Pour construire ma réflexion, lors du deuxième cahier, j’avais porté mon attention sur un écrit de la nouvelle Cité de la gastronomie Paris-Rungis qui verra le jour en 202743. L’inscription du repas gastronomique des Français au patrimoine culturel immatériel de l’UNESCO est subordonnée à un engagement de l’Etat qui doit en garantir la non-disparition. C’est à cet effet que les cités de la gastronomie ont été créées. La Cité de la gastronomie Paris-Rungis a pour ambition de se tourner vers un public jeune. Elle interroge d’une part sur l’alimentation durable et les différents impacts de la mondialisation. Mais surtout, et c’est ce qui m’intéresse, sur la façon dont elle impacte notre vie sociale en lien avec l’alimentation. Serait-il alors pertinent d'inscrire mon projet dans cette nouvelle institution ?
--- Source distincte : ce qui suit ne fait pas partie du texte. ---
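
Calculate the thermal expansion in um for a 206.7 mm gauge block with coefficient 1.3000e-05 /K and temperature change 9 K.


dL = L * alpha * dT
= 206.7 * 1.3000e-05 * 9
= 0.0241839 mm
dL_um = 0.0241839 * 1000 = 24.1839 um

24.1839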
En effet, une partie des questionnements posés dans “La Cité de la gastronomie Paris-Rungis (II) : un projet scientifique, éducatif et expositionnel en débats”44 sont en rapport avec mes préoccupations :

“Présenter aux plus jeunes le RGF comme l’expression culturelle d’un rapport au bien manger qu’entretient une communauté, comme un rituel et un cérémonial, comme la cristallisation d’un certain modèle alimentaire (caractérisé notamment par le primat accordé au goût plutôt qu’aux valeurs nutritionnelles des produits) demande et demandera une véritable inventivité en termes de médiations. Comment les sensibiliser à l’histoire des évolutions du repas gastronomique ? Comment leur faire comprendre cet art du bien manger et de l’être ensemble ? Par quels dispositifs et médiations traduire pour eux les vertus de partage et d’attention à l’autre de cette pratique sociale coutumière, les valeurs de commensalité, de convivialité et d’hospitalité qui la caractérisent ?”45

Cette institution, dont l’ambition est de sensibiliser aux problématiques actuelles liées à l’alimentation, serait-elle un meilleur point d’ancrage pour réussir à travailler autour de cette thématique ? Ne serait-il pas possible de penser un événement autour de la commensalité qui serait déployé lors de son inauguration ? Ou bien au contraire, mon projet n’aurait-il pas plus de poids s’il avait lieu dans un endroit auquel on ne l'y attend pas ?


Conclusion


Lors de cette recherche, mon objectif s’est affiné, notamment grâce à l’analyse des différentes dimensions autour du repas. Il m'apparaît de plus en plus évident que le public concerné par mes questionnements est celui de la jeunesse, car ce sont les jeunes qui construisent le monde de demain. En les sensibilisant dès le plus jeune âge à certaines valeurs, on a peut-être une chance de voir ces valeurs s’ancrer dans le quotidien. Reste à définir la tranche d’âge : enfants, adolescents, jeunes adultes ? Mais qui dit enfants dit parents, ou grands-parents ? À ce stade, plusieurs hypothèses sont possibles car ma question reste encore très générale. Il va être essentiel de cibler un public (probablement les jeunes) que mon projet sensibilisera à la notion de commensalité, mais aussi un contexte et une temporalité adaptés. Celui-ci doit-il avoir lieu dans une institution muséale, un espace culturel ou au contraire, là où on ne l’attend pas ? Ces choix seront pris lors de mon avancée dans le projet et en fonction de sa faisabilité.